Company operating metrics during Lind’s tenure:
| Metric ($USD Thousands) | Q2 2025 | Q3 2025 |
|---|---|---|
| Revenue | 12,806 | 11,503 |
| SG&A | 10,062 | 9,731 |
| Net Loss | (6,288) | (5,818) |
“Third quarter SG&A expenses declined 23.6% year-over-year…position us to deliver approximately $9 million in total annualized cost savings in 2026.” — Erika Lind, CFO.
“SG&A discipline…reduced second quarter expenses 31.7% year-over-year…create multiple paths to positive cash flow.” — Erika Lind, CFO.
Equity Ownership & Alignment
| Policy / Requirement | Detail |
|---|---|
| Stock Ownership Guidelines | CFO must hold common shares equal to 2x base salary; five-year compliance window from appointment (policy established May 24, 2021). |
| Hedging Policy | Executives and directors are prohibited from hedging transactions (e.g., short sales, puts/calls); trading only in prescribed windows. |
| Pledging | Ownership table notes none of the listed individuals’ shares are pledged; Erika Lind is not listed in the 2025 beneficial ownership table. |
Employment Terms
| Term | Detail |
|---|---|
| CFO Effective Date | June 29, 2024. |
| Corporate Secretary Role | Signed filings as CFO and Corporate Secretary (Q3 2025). |
| Principal Accounting Officer | Assumed role January 15, 2025; no changes to compensation or equity awards with this addition. |
| Education | B.S., Metropolitan State University of Denver; MBA, Regis University (Denver). |
| Clawback Policy | Incentive compensation (including RSUs/options) may be recouped if willful misconduct or fraud leads to financial restatement; board discretion on recovery (after-tax). |
| Insider Trading Policy | Trading restricted to windows; hedging prohibited. |
| Change-of-Control Severance Plan | If involuntarily terminated within 12 months of a change in control, CFO entitled to 12 months of base salary plus Company-provided medical coverage during the severance period (subject to conditions). |
Investment Implications
- Compensation alignment: A relatively modest base salary and high variable bonus target (75%) tied to Company performance, combined with LTIP participation and ownership requirements (2x salary), support pay-for-performance and long-term alignment. Discretion in payouts and lack of disclosed quantitative bonus metrics warrant monitoring for consistency with outcomes.

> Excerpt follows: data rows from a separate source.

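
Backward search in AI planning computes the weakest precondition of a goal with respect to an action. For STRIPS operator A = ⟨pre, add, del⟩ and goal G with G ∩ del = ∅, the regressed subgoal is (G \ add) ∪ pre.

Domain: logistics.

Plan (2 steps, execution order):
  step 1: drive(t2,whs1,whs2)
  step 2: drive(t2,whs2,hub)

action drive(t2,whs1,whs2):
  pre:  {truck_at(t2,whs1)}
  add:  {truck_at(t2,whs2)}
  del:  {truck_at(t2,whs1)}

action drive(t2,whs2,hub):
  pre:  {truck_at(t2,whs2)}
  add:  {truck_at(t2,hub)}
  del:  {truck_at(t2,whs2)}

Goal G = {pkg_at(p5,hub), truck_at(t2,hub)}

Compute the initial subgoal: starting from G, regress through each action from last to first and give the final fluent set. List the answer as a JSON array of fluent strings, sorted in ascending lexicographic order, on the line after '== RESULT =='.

Work backward from the goal:
  through step 2 (drive(t2,whs2,hub)): drop {truck_at(t2,hub)}, keep {pkg_at(p5,hub)}, require {truck_at(t2,whs2)}
    → {pkg_at(p5,hub), truck_at(t2,whs2)}
  through step 1 (drive(t2,whs1,whs2)): drop {truck_at(t2,whs2)}, keep {pkg_at(p5,hub)}, require {truck_at(t2,whs1)}
    → {pkg_at(p5,hub), truck_at(t2,whs1)}

== RESULT ==
["pkg_at(p5,hub)", "truck_at(t2,whs1)"]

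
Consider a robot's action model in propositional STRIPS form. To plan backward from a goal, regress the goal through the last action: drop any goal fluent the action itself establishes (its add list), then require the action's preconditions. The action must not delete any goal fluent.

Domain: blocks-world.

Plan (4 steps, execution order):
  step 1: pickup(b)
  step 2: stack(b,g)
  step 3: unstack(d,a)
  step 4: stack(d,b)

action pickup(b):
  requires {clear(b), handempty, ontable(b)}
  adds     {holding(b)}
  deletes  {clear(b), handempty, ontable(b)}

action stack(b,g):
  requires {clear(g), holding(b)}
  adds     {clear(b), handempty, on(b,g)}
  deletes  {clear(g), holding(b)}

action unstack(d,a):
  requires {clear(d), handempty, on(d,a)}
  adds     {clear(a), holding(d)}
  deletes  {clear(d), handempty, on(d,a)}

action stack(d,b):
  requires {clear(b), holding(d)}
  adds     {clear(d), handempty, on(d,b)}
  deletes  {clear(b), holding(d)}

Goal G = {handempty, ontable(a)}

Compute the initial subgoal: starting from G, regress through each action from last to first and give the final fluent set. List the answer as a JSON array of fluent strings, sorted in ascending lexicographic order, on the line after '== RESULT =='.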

- Selling pressure and retention: Ownership guidelines and insider trading window constraints, plus a clawback regime, temper near-term selling pressure; no pledging indicated for named insiders and Lind is not listed in the beneficial ownership table. Change-of-control severance of 12 months base for CFO provides retention protection without excessive golden parachutes.

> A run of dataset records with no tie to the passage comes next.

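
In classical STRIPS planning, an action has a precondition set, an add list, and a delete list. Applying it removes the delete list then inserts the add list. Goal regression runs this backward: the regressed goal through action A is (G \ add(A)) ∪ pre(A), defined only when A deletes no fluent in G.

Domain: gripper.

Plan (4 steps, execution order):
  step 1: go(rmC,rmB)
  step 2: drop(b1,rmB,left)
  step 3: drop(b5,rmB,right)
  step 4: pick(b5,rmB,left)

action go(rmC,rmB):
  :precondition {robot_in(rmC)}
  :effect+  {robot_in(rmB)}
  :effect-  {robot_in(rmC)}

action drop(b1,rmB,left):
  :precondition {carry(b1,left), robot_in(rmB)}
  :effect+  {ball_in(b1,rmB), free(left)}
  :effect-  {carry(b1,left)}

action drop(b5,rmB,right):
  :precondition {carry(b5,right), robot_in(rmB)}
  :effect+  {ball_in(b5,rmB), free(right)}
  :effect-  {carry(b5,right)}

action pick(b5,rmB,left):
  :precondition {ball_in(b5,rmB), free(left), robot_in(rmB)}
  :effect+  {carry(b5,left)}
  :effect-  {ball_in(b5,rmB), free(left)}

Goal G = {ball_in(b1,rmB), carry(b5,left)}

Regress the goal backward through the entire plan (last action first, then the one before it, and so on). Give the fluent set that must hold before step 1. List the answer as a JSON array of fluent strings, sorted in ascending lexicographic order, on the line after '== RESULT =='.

Regress step by step:
  through step 4 (pick(b5,rmB,left)): drop {carry(b5,left)}, keep {ball_in(b1,rmB)}, require {ball_in(b5,rmB), free(left), robot_in(rmB)}
    → {ball_in(b1,rmB), ball_in(b5,rmB), free(left), robot_in(rmB)}
  through step 3 (drop(b5,rmB,right)): drop {ball_in(b5,rmB)}, keep {ball_in(b1,rmB), free(left), robot_in(rmB)}, require {carry(b5,right), robot_in(rmB)}
    → {ball_in(b1,rmB), carry(b5,right), free(left), robot_in(rmB)}
  through step 2 (drop(b1,rmB,left)): drop {ball_in(b1,rmB), free(left)}, keep {carry(b5,right), robot_in(rmB)}, require {carry(b1,left), robot_in(rmB)}
    → {carry(b1,left), carry(b5,right), robot_in(rmB)}
  through step 1 (go(rmC,rmB)): drop {robot_in(rmB)}, keep {carry(b1,left), carry(b5,right)}, require {robot_in(rmC)}
    → {carry(b1,left), carry(b5,right), robot_in(rmC)}

== RESULT ==
["carry(b1,left)", "carry(b5,right)", "robot_in(rmC)"]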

- Execution track record: Lind’s finance leadership coincides with significant SG&A reductions and articulated cost-savings run-rate improvements, with Q2/Q3 2025 demonstrating improved operating profile and narrowed losses versus prior-year periods. Continued progress toward positive cash flow in 2026 is the key catalyst to watch.